By Jane Bauer—
In the woods, we return to reason and faith. There I feel that nothing can befall me in life—no disgrace, no calamity, (leaving me my eyes,) which nature cannot repair. Standing on the bare ground—my head bathed in the blithe air, and uplifted into infinite space—all mean egotism vanishes. I become a transparent eye-ball; I am nothing. I see all. The currents of the Universal Being circulate through me; I am part or particle of God.
Ralph Waldo Emerson, Nature 1836
The month of May for me is always a time when I am changing gears. From October to April I work long hours, juggle many tasks and all the while try to move through the world with a smile.

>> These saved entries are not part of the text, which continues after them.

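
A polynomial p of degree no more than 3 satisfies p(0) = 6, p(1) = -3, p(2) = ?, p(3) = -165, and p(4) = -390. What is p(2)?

-48

On equispaced nodes a degree-3 polynomial has vanishing fourth forward difference, so
  p(0) - 4·p(1) + 6·p(2) - 4·p(3) + p(4) = 0.
Substituting the known values and solving for p(2):
  6·p(2) = -288
  p(2) = -48.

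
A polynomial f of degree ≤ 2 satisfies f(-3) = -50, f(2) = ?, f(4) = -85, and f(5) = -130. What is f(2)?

The 3 known points determine the degree-2 polynomial uniquely.
Write f(u) = au^2 + bu + c. Substituting each data point gives a linear system:
  9a - 3b + c = -50
  16a + 4b + c = -85
  25a + 5b + c = -130
Solving the system yields a = -5, b = 0, c = -5.
So f(u) = -5u^2 - 5.
Then f(2) = -25.

-25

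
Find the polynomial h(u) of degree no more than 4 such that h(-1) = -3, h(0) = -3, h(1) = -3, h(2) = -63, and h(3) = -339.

h(u) = -4u^4 - 2u^3 + 4u^2 + 2u - 3

Using the Lagrange interpolation formula with nodes -1, 0, 1, 2, 3:
  L_0(u) = u(u - 1)(u - 2)(u - 3) / 24
  L_1(u) = (u + 1)(u - 1)(u - 2)(u - 3) / -6
  L_2(u) = (u + 1)u(u - 2)(u - 3) / 4
  L_3(u) = (u + 1)u(u - 1)(u - 3) / -6
  L_4(u) = (u + 1)u(u - 1)(u - 2) / 24
Then h(u) = -3·L_0(u) - 3·L_1(u) - 3·L_2(u) - 63·L_3(u) - 339·L_4(u).
Expanding and collecting terms gives h(u) = -4u⁴ - 2u³ + 4u² + 2u - 3.
Check: h(1) = -3. ✓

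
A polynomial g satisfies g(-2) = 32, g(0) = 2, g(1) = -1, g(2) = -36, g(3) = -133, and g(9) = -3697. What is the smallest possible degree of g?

Divided differences on the nodes -2, 0, 1, 2, 3, 9:
  order 0: 32  2  -1  -36  -133  -3697
  order 1: -15  -3  -35  -97  -594
  order 2: 4  -16  -31  -71
  order 3: -5  -5  -5
  order 4: 0  0
  order 5: 0
The order-3 divided differences are all -5 (nonzero) and every higher order vanishes, so the data lies on a polynomial of degree exactly 3.

3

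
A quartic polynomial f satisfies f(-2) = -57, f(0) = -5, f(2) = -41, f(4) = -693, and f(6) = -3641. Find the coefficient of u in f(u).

0

Write f(u) = au^4 + bu^3 + cu^2 + du + e. Substituting each data point gives a linear system:
  16a - 8b + 4c - 2d + e = -57
  e = -5
  16a + 8b + 4c + 2d + e = -41
  256a + 64b + 16c + 4d + e = -693
  1296a + 216b + 36c + 6d + e = -3641
Solving the system yields a = -3, b = 1, c = 1, d = 0, e = -5.
So f(u) = -3u^4 + u^3 + u^2 - 5.
The coefficient of u is 0.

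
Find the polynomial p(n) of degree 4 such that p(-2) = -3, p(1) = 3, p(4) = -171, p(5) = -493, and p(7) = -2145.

p(n) = -n^4 + 5n^2 + 2n - 3

Using the Lagrange interpolation formula with nodes -2, 1, 4, 5, 7:
  L_0(n) = (n - 1)(n - 4)(n - 5)(n - 7) / 1134
  L_1(n) = (n + 2)(n - 4)(n - 5)(n - 7) / -216
  L_2(n) = (n + 2)(n - 1)(n - 5)(n - 7) / 54
  L_3(n) = (n + 2)(n - 1)(n - 4)(n - 7) / -56
  L_4(n) = (n + 2)(n - 1)(n - 4)(n - 5) / 324
Then p(n) = -3·L_0(n) + 3·L_1(n) - 171·L_2(n) - 493·L_3(n) - 2145·L_4(n).
Expanding and collecting terms gives p(n) = -n^4 + 5n^2 + 2n - 3.
Check: p(4) = -171. ✓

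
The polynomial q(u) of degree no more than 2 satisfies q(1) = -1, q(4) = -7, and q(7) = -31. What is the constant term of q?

-3

Write q(u) = au^2 + bu + c. Substituting each data point gives a linear system:
  a + b + c = -1
  16a + 4b + c = -7
  49a + 7b + c = -31
Solving the system yields a = -1, b = 3, c = -3.
So q(u) = -u^2 + 3u - 3.
The constant term is -3.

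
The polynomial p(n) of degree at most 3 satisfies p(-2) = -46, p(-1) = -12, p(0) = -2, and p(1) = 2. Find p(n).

p(n) = 3n^3 - 3n^2 + 4n - 2

Using the Lagrange interpolation formula with nodes -2, -1, 0, 1:
  L_0(n) = (n + 1)n(n - 1) / -6
  L_1(n) = (n + 2)n(n - 1) / 2
  L_2(n) = (n + 2)(n + 1)(n - 1) / -2
  L_3(n) = (n + 2)(n + 1)n / 6
Then p(n) = -46·L_0(n) - 12·L_1(n) - 2·L_2(n) + 2·L_3(n).
Expanding and collecting terms gives p(n) = 3n^3 - 3n^2 + 4n - 2.
Check: p(0) = -2. ✓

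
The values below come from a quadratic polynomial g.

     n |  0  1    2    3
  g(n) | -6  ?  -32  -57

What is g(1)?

On equispaced nodes a degree-2 polynomial has vanishing third forward difference, so
  - g(0) + 3·g(1) - 3·g(2) + g(3) = 0.
Substituting the known values and solving for g(1):
  3·g(1) = -45
  g(1) = -15.

-15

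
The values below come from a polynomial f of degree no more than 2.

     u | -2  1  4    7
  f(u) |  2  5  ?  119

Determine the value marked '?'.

The 3 known points determine the degree-2 polynomial uniquely.
Write f(u) = au^2 + bu + c. Substituting each data point gives a linear system:
  4a - 2b + c = 2
  a + b + c = 5
  49a + 7b + c = 119
Solving the system yields a = 2, b = 3, c = 0.
So f(u) = 2u^2 + 3u.
Then f(4) = 44.

44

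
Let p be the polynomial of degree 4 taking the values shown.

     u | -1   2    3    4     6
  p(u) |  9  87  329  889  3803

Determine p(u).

Using the Lagrange interpolation formula with nodes -1, 2, 3, 4, 6:
  L_0(u) = (u - 2)(u - 3)(u - 4)(u - 6) / 420
  L_1(u) = (u + 1)(u - 3)(u - 4)(u - 6) / -24
  L_2(u) = (u + 1)(u - 2)(u - 4)(u - 6) / 12
  L_3(u) = (u + 1)(u - 2)(u - 3)(u - 6) / -20
  L_4(u) = (u + 1)(u - 2)(u - 3)(u - 4) / 168
Then p(u) = 9·L_0(u) + 87·L_1(u) + 329·L_2(u) + 889·L_3(u) + 3803·L_4(u).
Expanding and collecting terms gives p(u) = 2u^4 + 5u^3 + 4u^2 - 3u + 5.
Check: p(6) = 3803. ✓

p(u) = 2u^4 + 5u^3 + 4u^2 - 3u + 5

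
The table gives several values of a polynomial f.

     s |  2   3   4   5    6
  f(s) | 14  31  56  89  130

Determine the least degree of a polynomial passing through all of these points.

Forward differences of the values at s = 2, 3, 4, 5, 6:
  f  : 14  31  56  89  130
  Δ  : 17  25  33  41
  Δ^2: 8  8  8
  Δ^3: 0  0
  Δ^4: 0
The second differences are constant (8) and nonzero, while all higher differences vanish, so the minimal degree is 2.

2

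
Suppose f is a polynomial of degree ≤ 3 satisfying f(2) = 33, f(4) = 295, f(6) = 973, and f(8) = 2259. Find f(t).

f(t) = 4t^3 + 4t^2 - 5t - 5

Using the Lagrange interpolation formula with nodes 2, 4, 6, 8:
  L_0(t) = (t - 4)(t - 6)(t - 8) / -48
  L_1(t) = (t - 2)(t - 6)(t - 8) / 16
  L_2(t) = (t - 2)(t - 4)(t - 8) / -16
  L_3(t) = (t - 2)(t - 4)(t - 6) / 48
Then f(t) = 33·L_0(t) + 295·L_1(t) + 973·L_2(t) + 2259·L_3(t).
Expanding and collecting terms gives f(t) = 4t^3 + 4t^2 - 5t - 5.
Check: f(4) = 295. ✓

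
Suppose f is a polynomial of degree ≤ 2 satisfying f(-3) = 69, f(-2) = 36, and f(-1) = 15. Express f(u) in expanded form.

Write f(u) = au^2 + bu + c. Substituting each data point gives a linear system:
  9a - 3b + c = 69
  4a - 2b + c = 36
  a - b + c = 15
Solving the system yields a = 6, b = -3, c = 6.
So f(u) = 6u^2 - 3u + 6.
Check: f(-2) = 36. ✓

f(u) = 6u^2 - 3u + 6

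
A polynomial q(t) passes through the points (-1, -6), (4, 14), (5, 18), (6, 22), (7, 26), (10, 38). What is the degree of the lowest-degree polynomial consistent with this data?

1

Divided differences on the nodes -1, 4, 5, 6, 7, 10:
  order 0: -6  14  18  22  26  38
  order 1: 4  4  4  4  4
  order 2: 0  0  0  0
  order 3: 0  0  0
  order 4: 0  0
  order 5: 0
The order-1 divided differences are all 4 (nonzero) and every higher order vanishes, so the data lies on a polynomial of degree exactly 1.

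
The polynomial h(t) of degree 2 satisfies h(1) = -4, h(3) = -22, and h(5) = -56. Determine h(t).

h(t) = -2t^2 - t - 1

Using the Lagrange interpolation formula with nodes 1, 3, 5:
  L_0(t) = (t - 3)(t - 5) / 8
  L_1(t) = (t - 1)(t - 5) / -4
  L_2(t) = (t - 1)(t - 3) / 8
Then h(t) = -4·L_0(t) - 22·L_1(t) - 56·L_2(t).
Expanding and collecting terms gives h(t) = -2t² - t - 1.
Check: h(1) = -4. ✓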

As the busy season winds down in April and the temperature on the coast rises, my heartbeat softens, my muscles relax, and I come back into myself. I remember that there is no reason to rush. But who am I when I am not producing, organizing and planning? There is a meditation I like to do where I sit and close my eyes, I allow my mind to focus on my breath and then I imagine myself at younger stages of life. I sit like I did when I was 4 or 8 or 16. What is the essence of me? What is the essence of each of us when we strip away our tasks and obligations?
In May I get to enjoy leisurely mornings, long swims in the ocean or walks by the river with my dogs. With this slowing down I get to sit and contemplate my life’s purpose. Everything in nature exists in a symbiotic relationship with everything else: tree roots intertwine with fungi in the soil, nourishing flowers that feed bees, which pollinate fruit that sustains animals—and so the cycle continues. I recently read that nut producing trees don’t produce each year. In the years when there is an overpopulation of creatures that live on nuts, nuts will not produce and the population will be culled. How do the trees know? As a species do we trust in those cycles or are we pushing against them?
It is a cop-out to think our life’s purpose is amassing more stuff; homes, cars, financial security. While those things bring comfort do they really represent our purpose? I look at the tree outside my window; a large guanacaste. The sunlight flickers through its branches, a squirrel runs along a branch, a chachalaca hoots good morning, a magpie jay and a grackle screech at each other.
For me immersion in nature is as close as I feel to my life’s purpose. To just be and feel my soul as a part of something larger. Humans do not have dominion over nature, it has dominion over us and the sooner we accept that, we can stop struggling, let go, and enjoy it’s beauty.